Bjorneby v. Bjorneby

56 Wn.2d 561 (1960) 354 P.2d 384

RICHARD J. BJORNEBY, Respondent,
v.
DONNA L. BJORNEBY, Appellant.[1]

No. 35396.

The Supreme Court of Washington, Department Two.

July 28, 1960.

Terence Hanley (of Arthur & Hanley), for appellant.

Greenwood, Shiers & Presser (Ray R. Greenwood, of counsel), for respondent.

FOSTER, J.

Respondent husband sued for divorce. Appellant wife cross-complained. Each was granted a divorce. The parties' three children were awarded to the husband on the condition that his mother, who was specifically found to be a fit person, would assist in the children's care. The wife appeals from the custody provisions.

Appellant contends that, because the trial court failed to make a specific finding that the husband was a fit person *562 to care for the children, the custody award was erroneous, and the case should be remanded for further proceedings. In support, she cites Potter v. Potter, 46 Wn. (2d) 526, 282 P. (2d) 1052, which in turn relies on Hansen v. Hansen, 43 Wn. (2d) 520, 262 P. (2d) 184. Those cases are premised on the circumstance, here absent, that the record did not disclose the trial court's resolution of the issue of the party's fitness, and this court on appeal was, therefore, not in a position to pass on the propriety of the custody award.

[1] Recently, in Malfait v. Malfait, 54 Wn. (2d) 413, 341 P. (2d) 154, we had occasion to deal with another situation where the court failed to make formal findings. We there held:

"The recitals in the order of modification, when read in the light of the oral decision, clearly reveal the facts which were relied upon by the trial court in making its order. If the appellant felt that he was in any way prejudiced by the lack of more formal findings, he should have made a timely motion to vacate the judgment of the trial court. Superior Court Rule 15, 34A Wn. (2d) 116, as amended effective March 27, 1952. Under these circumstances, appellant must be deemed to have waived any error in this respect."

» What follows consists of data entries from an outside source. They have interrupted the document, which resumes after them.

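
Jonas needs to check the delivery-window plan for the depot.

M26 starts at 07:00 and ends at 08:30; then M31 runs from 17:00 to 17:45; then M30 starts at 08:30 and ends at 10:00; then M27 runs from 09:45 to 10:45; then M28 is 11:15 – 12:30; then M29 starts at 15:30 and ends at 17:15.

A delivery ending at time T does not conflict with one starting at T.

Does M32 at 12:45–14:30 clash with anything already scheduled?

No — it doesn't clash with anything

M26: ends 08:30 at or before M32 starts 12:45 → clear.
M30: ends 10:00 at or before M32 starts 12:45 → clear.
M27: ends 10:45 at or before M32 starts 12:45 → clear.
M28: ends 12:30 at or before M32 starts 12:45 → clear.
M29: starts 15:30 at or after M32 ends 14:30 → clear.
M31: starts 17:00 at or after M32 ends 14:30 → clear.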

Likewise, here the trial court's oral opinion reveals what it deemed to be the facts respecting respondent's fitness and that its decision was based thereon. The failure of the trial judge to make a specific finding as to the father's fitness to have custody of the children does not result in this court's being unable to determine the propriety of the trial court's decision. Stratton v. Stratton, 53 Wn. (2d) 558, 335 P. (2d) 39. Further, the appellant has not claimed that she was prejudiced thereby. Implicit in the findings is the fact that the court found the mother unfit.

[2] Error is assigned to findings of fact, which, however, are supported by very substantial evidence. Factual disputes are not retried upon appeal.[2]

[3, 4] Error is also assigned to the trial court's conclusions *563 relative to custody. The best interests and the welfare of the children are the paramount and controlling considerations in child custody problems, and we will not disturb the custody provision in a divorce decree except for a manifest abuse of discretion. Stratton v. Stratton, supra. The so-called "tender years doctrine" is not in itself determinative. It is merely one facet of the basic principle that the welfare of the child is controlling. Johnson v. Johnson, 53 Wn. (2d) 107, 330 P. (2d) 1075; Patterson v. Patterson, 51 Wn. (2d) 162, 316 P. (2d) 902.

The trial court's findings and disposition are supported by substantial evidence. The court did not abuse its discretion.

Other assignments of error depend upon those discussed and are, consequently, without merit. Affirmed.

WEAVER, C.J., MALLERY, FINLEY, and ROSELLINI, JJ., concur.

NOTES

[1] Reported in 354 P. (2d) 384.

[2] Zvolis v. Condos, ante p. 275, 352 P. (2d) 809; Thorndike v. Hesperian Orchards, 54 Wn. (2d) 570, 343 P. (2d) 183; Kelly v. Kelly, 55 Wn. (2d) 494, 348 P. (2d) 652; Stewart v. Smith, 55 Wn. (2d) 563, 348 P. (2d) 970.